I’m happy with that variant, but it does require 12c. So next I figured I would try using some analytic functions usable in older releases. Checking alternating hands would just be a matter of looking to see if the previous letter was not typed with the same hand as the current letter’s hand. I also decided to remove the correlated COLLECT subquery and instead do a CONNECT BY directly on the words table. Neither method is significantly better than the other but as long as I was exploring different syntax, I might as well try different driving queries too.

  SELECT word
    FROM (SELECT word,
                 n,
                 hand,
                 CASE WHEN n = 1 OR (hand != LAG(hand) OVER(PARTITION BY word ORDER BY n)) THEN 'yes' ELSE 'no' END
                     alternating,
                 LAST_VALUE(hand) OVER(PARTITION BY word ORDER BY n ROWS BETWEEN CURRENT ROW AND UNBOUNDED FOLLOWING)
                     last_hand
            FROM (    SELECT word,
                             LEVEL
                                 n,
                             CASE
                                 WHEN SUBSTR(word, LEVEL, 1) MEMBER OF
                                           vctab('y','u','i','o','p','h','j','k','l','n','m')
                                 THEN
                                     'right'
                                 ELSE
                                     'left'
                             END
                                 hand
                        FROM words
                  CONNECT BY word = PRIOR word AND LEVEL <= LENGTH(word) AND PRIOR SYS_GUID() IS NOT NULL))
   WHERE last_hand = 'left'
GROUP BY word
HAVING MIN(alternating) = 'yes'

With this approach I categorize each letter as being either right or left and check if each letter alternates hands from the previous letter. Then grouping by each word, if all letters are flagged as alternating from the previous letter I know my word alternates.
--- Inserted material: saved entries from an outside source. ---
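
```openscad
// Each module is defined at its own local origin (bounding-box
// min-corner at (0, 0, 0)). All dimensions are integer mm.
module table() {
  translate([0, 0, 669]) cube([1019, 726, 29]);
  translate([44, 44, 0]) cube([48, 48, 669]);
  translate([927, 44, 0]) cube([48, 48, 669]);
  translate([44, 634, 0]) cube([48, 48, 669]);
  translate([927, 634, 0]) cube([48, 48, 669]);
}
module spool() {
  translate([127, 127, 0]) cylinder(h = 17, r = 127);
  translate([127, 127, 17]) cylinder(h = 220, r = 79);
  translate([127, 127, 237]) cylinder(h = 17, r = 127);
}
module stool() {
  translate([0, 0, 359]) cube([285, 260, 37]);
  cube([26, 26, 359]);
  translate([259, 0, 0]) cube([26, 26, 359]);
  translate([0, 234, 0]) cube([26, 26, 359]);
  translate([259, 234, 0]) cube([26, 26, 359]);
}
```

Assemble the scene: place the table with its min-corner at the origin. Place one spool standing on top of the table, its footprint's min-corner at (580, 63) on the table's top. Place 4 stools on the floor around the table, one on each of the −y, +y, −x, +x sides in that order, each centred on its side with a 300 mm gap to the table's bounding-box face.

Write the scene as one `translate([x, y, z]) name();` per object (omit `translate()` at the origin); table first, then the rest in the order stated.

table();
translate([580, 63, 698]) spool();
translate([367, -560, 0]) stool();
translate([367, 1026, 0]) stool();
translate([-585, 233, 0]) stool();
translate([1319, 233, 0]) stool();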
I also tried variants of the connect by in earlier queries and also using the correlated COLLECT subquery with the analytics. I didn’t find a significant difference in them. I’m sure there is a way to do this with the MODEL clause; but I have to admit I don’t use that much and thus will save that for another time when I get a little more practice with it.

This was a fun exercise, exploring several interesting and powerful features of Oracle’s SQL syntax, even if the goal was a bit silly.